Antonio Cortis 1891-1952 was a Spanish tenor with a beautiful spinto voice capable of singing both the light and heavy roles in the Italian and French repertory. Born on a ship in the Mediterranean, he gave Valencia, where he was raised, as his native city. He initially studied voice at the Madrid Conservatory. After a move to Barcelona when he was 18, he continued training in the Catalan capital. He made his debut in that city in 1912 and sang comprimario roles for several years.
He was on tour with Enrico Caruso singing the role a Beppe to the Neapolitan’s Canio in Pagliacci, when he so impressed Caruso that he offered to introduce Cortis to the New York opera scene. Cortis, who apparently was very shy, an unusual characteristic for a tenor, did not take him up on the offer.
His career as a leading tenor began in Italy around 1920. He was a success and sang at many of the world’s important houses, but never at the Met. He did have a big success at Chicago’s Civic Opera where he sang to great acclaim from 1924 to 1932 when the company succumbed to the Great Depression. Thereafter, he was the victim of the worst of possible fates – bad luck.
Because of the deterioration of the world’s economy he returned to Spain, still in good vocal condition. Thereafter he got caught up in the poisonous politics of his country which descended into the catastrophic civil war of the late 30s. World War II kept him in Spain. When peace finally broke out he resumed singing, but his best days were in the past, his health broke, and he died in 1952 at the age of 60.
He made a number of recordings; the best were made between 1925 and 1930 when the singer was at his peak. They show a rich and lush tenor who phrases with elegance and who has a secure top. The undeserved neglect of his art is belied by the excellence of his recordings.
First up is Una vergine, un angel di Dio from Donizetti’s La Favorita. Written to a French text the opera is, as is the case with most operas by Italian composers set to French texts, often done in Italian. Ah si, ben mio…Di quella pira from Verdi’ Il Trovatore written 13 years after the Donizetti aria shows the same firm sound coupled with interesting phrasing sans trills. The cabaletta is rousingly sung. There’s even a chorus; an unusual feature for a recording of an isolated aria in 1930.
Pourquoi me réveiller was recorded (in Italian) in 1929. It clearly shows the exceptional beauty of Cortis’s voice. The Spanish tenor’s personal reticence carried over to his performances which were not marked by the hysterics often associated with Italian tenors. The elegance of his singing is clearly heard in his performance of Osaka’s serenade Apri la tua finestra from Mascagni’s Iris.
Mimì è una civetta from Puccini’s La Bohème is rarely performed as part on a solo recital.
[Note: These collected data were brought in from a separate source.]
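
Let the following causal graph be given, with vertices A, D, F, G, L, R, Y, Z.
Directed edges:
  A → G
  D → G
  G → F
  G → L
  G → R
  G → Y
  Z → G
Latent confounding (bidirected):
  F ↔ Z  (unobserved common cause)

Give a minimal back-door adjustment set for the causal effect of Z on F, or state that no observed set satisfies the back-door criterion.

desc(Z)\{Z}={F,G,L,R,Y}; candidates ⊆ {A,D}.
Z↔F: latent back-door arc(s) into Z.
size 0: {}; under {} Z still reaches {F} ∋ F.
size 1: {A}, {D}; under {A} Z still reaches {F} ∋ F.
size 2: {A,D}; under {A,D} Z still reaches {F} ∋ F.
Z↔F cannot be blocked by any observed set — no back-door set.

Z→F: no observed back-door set.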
Corti’s makes a convincing argument for placing it more often in concerts or aria discs, even though he does the piece without the baritone and soprano parts. This music is as beautiful and emotionally moving as any in Puccini’s ebullient tearjerker.
Umberto Giordano’s La Cena Delle Beffe (The Dinner of Mockery) was composed to a libretto by Sem Benelli based on his 1909 play of the same name. The action takes place in Medician Florence The opera received its first staging at La Scala in December 1924 under the baton of Arturo Toscanini. It was a big success and was performed all over Italy. The Met did it in 1926 with Frances Alda, Beniamino Gigli, and Tita Ruffo in the leading roles. It lasted there for only 12 shows. After 1930 it disappeared from the repertory. The have been a few revivals of the opera in the ensuing 88 years. The tenor sings the role Giannetto Malespini, the subject and then instigator of the mockery of the title. He has two arias Ah, che tormento and Mi svesti. Cortis makes as powerful an argument for this music as possible, but the recordings are of interest more for his voice than the quality of Giordano’s two arias.
Finally, one of the earliest recording of Nessun Dorma. This one was just 3 years after the premiere of Turandot. If the ending sounds strange, it’s because Cortis sings it the way Puccini wrote it. The high B is a 16th note moving to the aria’s final A – a whole note. This version is doubtless how Toscanini conducted the aria at its first performance in La Scala in 1926. Francesco Merli also sang Nessun Dorma this way in the first recording of the complete opera in 1938. Tenors being tenors they altered the ending such that the B natural was held until until the onset of cyanosis leaving the A natural to be emitted as an agonal event. Toscanini who didn’t care much for Turandot stopped conducting it after the third performance in Milan and thus wasn’t around to insist on the aria being sung as written.
So what we have is a very fine tenor who didn’t have a big career in the world’s major operatic centers – New York, Milan, and Vienna. Nevertheless he left a relatively small number of outstanding recordings which show what an exceptional talent he was.
Incidentally, the tenor was also a sculptor. He did the two busts above the title. The one on the right is of himself.